Tahukah kalian, aku di Dusun Sumber aku pernah jadi koki lho. Ya, koki kecil-kecilan sih, tapi kan berasa jadi chef betulan… Hihihi. Aku dan Alesha memasak makan malam untuk keluarga asuh kami. Kami memakai bahan baku yang kami beli di pasar tadi pagi. Aku sejak awal telah berencana memasak sambal tempe. Aku memang sengaja memilih masakan yang kelihatannya kalau gagal tidak bakalan fatal-fatal amat rasanya. Alesha membuat sayur bening. Kami bersama-sama memasak di dapur.

Mula-mula aku memotong-motong tempe. Kemudian aku mengupas bawang dan mengirisnya (untung aku gak nangis). Aku juga mengiris cabai. Setelah itu, aku mulai kebingungan. Mana yang harus kugoreng terlebih dulu? Menggoreng tempe atau menyangrai bumbu? Aku pun akhirnya mengambil keputusan sama sekali salah, yaitu menyangrai bumbu (cabai, bawang) sebelum menggoreng tempe. Parah, kan? Tapi sudahlah sama saja. 

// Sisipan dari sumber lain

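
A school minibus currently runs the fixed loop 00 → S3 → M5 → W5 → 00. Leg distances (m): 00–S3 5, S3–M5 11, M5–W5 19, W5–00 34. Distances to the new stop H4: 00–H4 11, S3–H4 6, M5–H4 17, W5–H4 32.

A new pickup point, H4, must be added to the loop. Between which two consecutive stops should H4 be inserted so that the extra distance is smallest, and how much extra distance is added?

Adding 9 m by placing H4 on the W5–00 leg.

Insertion cost between consecutive stops i–j is d(i,H4) + d(H4,j) − d(i,j):
  between 00 and S3: 11 + 6 − 5 = 12
  between S3 and M5: 6 + 17 − 11 = 12
  between M5 and W5: 17 + 32 − 19 = 30
  between W5 and 00: 32 + 11 − 34 = 9
Cheapest insertion is between W5 and 00, adding 9.
New total = 69 + 9 = 78.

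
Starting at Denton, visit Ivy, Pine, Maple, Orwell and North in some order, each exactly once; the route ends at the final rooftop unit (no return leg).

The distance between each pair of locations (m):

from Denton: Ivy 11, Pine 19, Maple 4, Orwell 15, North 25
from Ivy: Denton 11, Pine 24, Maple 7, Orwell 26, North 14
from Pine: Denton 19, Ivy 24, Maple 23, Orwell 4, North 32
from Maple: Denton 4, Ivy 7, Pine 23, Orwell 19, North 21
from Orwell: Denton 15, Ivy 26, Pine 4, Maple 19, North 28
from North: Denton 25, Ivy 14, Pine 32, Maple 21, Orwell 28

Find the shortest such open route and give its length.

There are 5! = 120 possible orderings.
Denton - Ivy - Pine - Maple - Orwell - North: 11+24+23+19+28 = 105
Denton - Ivy - Pine - Maple - North - Orwell: 11+24+23+21+28 = 107
Denton - Ivy - Pine - Orwell - Maple - North: 11+24+4+19+21 = 79
Denton - Ivy - Pine - Orwell - North - Maple: 11+24+4+28+21 = 88
Denton - Ivy - Pine - North - Maple - Orwell: 11+24+32+21+19 = 107
Denton - Ivy - Pine - North - Orwell - Maple: 11+24+32+28+19 = 114
Denton - Ivy - Maple - Pine - Orwell - North: 11+7+23+4+28 = 73
Denton - Ivy - Maple - Pine - North - Orwell: 11+7+23+32+28 = 101
Denton - Ivy - Maple - Orwell - Pine - North: 11+7+19+4+32 = 73
Denton - Ivy - Maple - Orwell - North - Pine: 11+7+19+28+32 = 97
Denton - Ivy - Maple - North - Pine - Orwell: 11+7+21+32+4 = 75
Denton - Ivy - Maple - North - Orwell - Pine: 11+7+21+28+4 = 71
Denton - Ivy - Orwell - Pine - Maple - North: 11+26+4+23+21 = 85
Denton - Ivy - Orwell - Pine - North - Maple: 11+26+4+32+21 = 94
… (106 more)
Denton - Maple - Ivy - North - Orwell - Pine: 4+7+14+28+4 = 57  ← best
The minimum is 57.
One shortest path: Denton → Maple → Ivy → North → Orwell → Pine.

Shortest open route: 57 m.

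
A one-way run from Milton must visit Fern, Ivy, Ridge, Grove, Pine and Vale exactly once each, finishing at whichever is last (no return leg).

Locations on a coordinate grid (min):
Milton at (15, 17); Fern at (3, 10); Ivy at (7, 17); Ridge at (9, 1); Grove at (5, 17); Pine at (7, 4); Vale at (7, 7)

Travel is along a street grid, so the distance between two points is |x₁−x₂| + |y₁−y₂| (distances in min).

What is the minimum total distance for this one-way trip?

There are 6! = 720 possible orderings.
Milton - Fern - Ivy - Ridge - Grove - Pine - Vale: 19+11+18+20+15+3 = 86
Milton - Fern - Ivy - Ridge - Grove - Vale - Pine: 19+11+18+20+12+3 = 83
Milton - Fern - Ivy - Ridge - Pine - Grove - Vale: 19+11+18+5+15+12 = 80
Milton - Fern - Ivy - Ridge - Pine - Vale - Grove: 19+11+18+5+3+12 = 68
Milton - Fern - Ivy - Ridge - Vale - Grove - Pine: 19+11+18+8+12+15 = 83
Milton - Fern - Ivy - Ridge - Vale - Pine - Grove: 19+11+18+8+3+15 = 74
Milton - Fern - Ivy - Grove - Ridge - Pine - Vale: 19+11+2+20+5+3 = 60
Milton - Fern - Ivy - Grove - Ridge - Vale - Pine: 19+11+2+20+8+3 = 63
… (712 more)
Milton - Ivy - Grove - Fern - Vale - Pine - Ridge: 8+2+9+7+3+5 = 34  ← best
The minimum is 34.
One shortest path: Milton → Ivy → Grove → Fern → Vale → Pine → Ridge.

Shortest open route: 34 min.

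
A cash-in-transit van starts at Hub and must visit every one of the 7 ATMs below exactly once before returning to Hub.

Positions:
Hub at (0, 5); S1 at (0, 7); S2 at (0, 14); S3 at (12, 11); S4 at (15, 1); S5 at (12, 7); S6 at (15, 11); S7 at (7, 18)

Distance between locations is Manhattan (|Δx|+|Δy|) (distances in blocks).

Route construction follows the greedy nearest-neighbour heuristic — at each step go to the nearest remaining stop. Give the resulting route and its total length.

At Hub the remaining stops are S1 2, S2 9, S5 14, S3 18, S4 19, S7 20, S6 21; go to S1.
At S1 the remaining stops are S2 7, S5 12, S3 16, S7 18, S6 19, S4 21; go to S2.
At S2 the remaining stops are S7 11, S3 15, S6 18, S5 19, S4 28; go to S7.
At S7 the remaining stops are S3 12, S6 15, S5 16, S4 25; go to S3.
At S3 the remaining stops are S6 3, S5 4, S4 13; go to S6.
At S6 the remaining stops are S5 7, S4 10; go to S5.
At S5 the remaining stops are S4 9; go to S4.
Return S4→Hub: 19.
Total = 2 + 7 + 11 + 12 + 3 + 7 + 9 + 19 = 70.

70 blocks along Hub → S1 → S2 → S7 → S3 → S6 → S5 → S4 → Hub.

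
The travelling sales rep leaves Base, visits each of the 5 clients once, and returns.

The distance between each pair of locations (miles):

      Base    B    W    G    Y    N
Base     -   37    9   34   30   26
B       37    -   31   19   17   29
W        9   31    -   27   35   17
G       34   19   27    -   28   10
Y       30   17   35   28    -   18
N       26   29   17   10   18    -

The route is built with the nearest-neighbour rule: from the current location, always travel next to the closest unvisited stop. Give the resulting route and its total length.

Base → [W:9 / N:26 / Y:30 / G:34 / B:37] → W (9)
W → [N:17 / G:27 / B:31 / Y:35] → N (17)
N → [G:10 / Y:18 / B:29] → G (10)
G → [B:19 / Y:28] → B (19)
B → [Y:17] → Y (17)
Return Y→Base: 30.
Total = 9 + 17 + 10 + 19 + 17 + 30 = 102.

102 miles along Base → W → N → G → B → Y → Base.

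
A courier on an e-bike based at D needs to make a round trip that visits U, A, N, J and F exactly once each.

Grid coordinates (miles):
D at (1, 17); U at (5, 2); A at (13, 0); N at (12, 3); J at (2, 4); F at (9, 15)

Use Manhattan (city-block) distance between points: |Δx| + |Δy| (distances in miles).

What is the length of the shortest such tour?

Shortest round trip = 58 miles.

D→U→A→N→J→F→D: 19+10+4+11+18+10 = 72
D→U→A→N→F→J→D: 19+10+4+15+18+14 = 80
D→U→A→J→N→F→D: 19+10+15+11+15+10 = 80
D→U→A→J→F→N→D: 19+10+15+18+15+25 = 102
D→U→A→F→N→J→D: 19+10+19+15+11+14 = 88
D→U→A→F→J→N→D: 19+10+19+18+11+25 = 102
D→U→N→A→J→F→D: 19+8+4+15+18+10 = 74
D→U→N→A→F→J→D: 19+8+4+19+18+14 = 82
D→U→N→J→A→F→D: 19+8+11+15+19+10 = 82
D→U→N→J→F→A→D: 19+8+11+18+19+29 = 104
D→U→N→F→A→J→D: 19+8+15+19+15+14 = 90
D→U→N→F→J→A→D: 19+8+15+18+15+29 = 104
D→U→J→A→N→F→D: 19+5+15+4+15+10 = 68
D→U→J→A→F→N→D: 19+5+15+19+15+25 = 98
… (46 more)
D→J→U→A→N→F→D: 14+5+10+4+15+10 = 58  ← best
The minimum is 58.
One optimal route: D → J → U → A → N → F → D (or its reverse).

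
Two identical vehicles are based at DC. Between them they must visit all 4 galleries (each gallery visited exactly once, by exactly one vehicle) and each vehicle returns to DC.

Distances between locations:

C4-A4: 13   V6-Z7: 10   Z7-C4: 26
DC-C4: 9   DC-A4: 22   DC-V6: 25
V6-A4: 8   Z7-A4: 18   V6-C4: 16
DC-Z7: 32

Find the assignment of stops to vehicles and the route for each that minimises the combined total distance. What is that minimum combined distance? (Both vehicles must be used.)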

Aku menikmati kegiatan memasak ini, dan saking asyiknya sampai kelamaan menyangrai bumbu. Bumbu itu kemudian aku lumatkan dengan cara di uleg. Tiba-tiba aku merasa ada yang aneh, lho kok cabainya jadi kriuk kayak keripik ya? Wow, gara-gara keasyikan dengan alat-alat dapur cabai menjelma menjadi keripik!

Sambil melumatkan bumbu, aku pun menggoreng tempe. Lagi-lagi ada yang aneh dengan tempeku yang warnanya agak terlalu cokelat. Coba tebak, ada apa dengan tempeku? Iya betul banget, agak gosong. Usai tempe digoreng, aku melumatkan tempe itu bersama bumbunya.

Walaupun kelihatannya masakanku kelezatannya tidak terjamin, kata Lala dan Intan masakanku enak. Mereka langsung mengacungkan jempol padaku. Lala bilang, dia memang hobi sekali menyantap makanan pedas. Lantas aku mencoba masakanku, dan aku cukup puas dengan masakanku. Meskipun rasanya agak kurang asin sedikit dan terlalu pedas (itu karena aku memasukkan sepuluh buah cabai ke dalam masakanku, kupikir). Sementara sayur bening Alesha lumayan juga. Ternyata dia juga baru belajar sepertiku. Dia sempat memberi air terlalu banyak pada sayur beningnya. Dan toh hasilnya tetap enak.






PERMAINAN

Ketika hari sudah menjelang malam, kami berkumpul di Balai Desa. Melakukan berbagai permainan seru, yang namanya Munggah Medun dan Ikuti Perintah. Hore, akhirnya kami bisa bermain lagi. Bermain itu memang selalu menyenangkan.  Dan kemudian kami bisa beristirahat dan pergi ke 'Pulau Kapuk' setelah berefleksi dan membuat logbook.